Os vestígios tomados pelo tempo, a matéria de carbonos na decomposição obrigatória.
O que não viram?
O corpo da `matéria vertente` que escorria nas paredes de concreto de uma cidade que o poeta cantava com saudosismo do menino que deixou a farmácia de Alegrete para ganhar as tardes das meninas suicidas, dos meninos apaixonados, dos adultos de acúmulo e sisudez.

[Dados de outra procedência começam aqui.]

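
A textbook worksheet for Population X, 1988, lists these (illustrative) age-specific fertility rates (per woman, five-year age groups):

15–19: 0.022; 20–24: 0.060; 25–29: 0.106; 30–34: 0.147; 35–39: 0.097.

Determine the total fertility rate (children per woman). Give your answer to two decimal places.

Sum of ASFRs = 0.022 + 0.060 + 0.106 + 0.147 + 0.097 = 0.432
TFR = 5 × 0.432 = 2.16

2.16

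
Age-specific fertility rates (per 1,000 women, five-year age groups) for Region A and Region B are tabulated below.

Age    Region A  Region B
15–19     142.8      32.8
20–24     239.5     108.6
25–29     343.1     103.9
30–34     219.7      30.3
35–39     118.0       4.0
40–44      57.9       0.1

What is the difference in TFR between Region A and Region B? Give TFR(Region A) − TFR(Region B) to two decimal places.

Region A:
  Sum of ASFRs = 142.8 + 239.5 + 343.1 + 219.7 + 118.0 + 57.9 = 1121.0
  TFR = 5 × 1121.0 / 1000 = 5.605
Region B:
  Sum of ASFRs = 32.8 + 108.6 + 103.9 + 30.3 + 4.0 + 0.1 = 279.7
  TFR = 5 × 279.7 / 1000 = 1.3985
Difference = 5.605 − 1.3985 = 4.2065

4.21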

Mário Quintana carregou para as rodas de chimarrão a intensidade de uma ironia alegre, aquela especial que faz ruir desde as grandes instituições à pureza poética do dia-a-dia.
Um homem, amante das belas mulheres, fez morada em hotéis porto-alegrenses, escreveu a vida que pulsava nas noites insones, nos bares, no mapa escandaloso de uma cidade nunca desvelada por completo. Um homem, que fez da poesia o lugar sem regionalismo, fez o eixo óbvio da cultura brasileira esvaziar-se.
Amar a singeleza des seus versos é olhar dentro das pupilas de um brilhante ser que teve a competência de tecer umas das melhores traduções dos grandes clássicos. Ser Quintana é ser o Haikai da rotina, que ri do secular e presenteia com uma risadinha marota que se eternizou no banco da praça em frente ao Museu do centro de Porto Alegre ao lado do imóvel Drummond.
E lá estão eles hoje, rindo da matéria orgânica que se faz e desfaz, na imortalidade dos grandes poetas.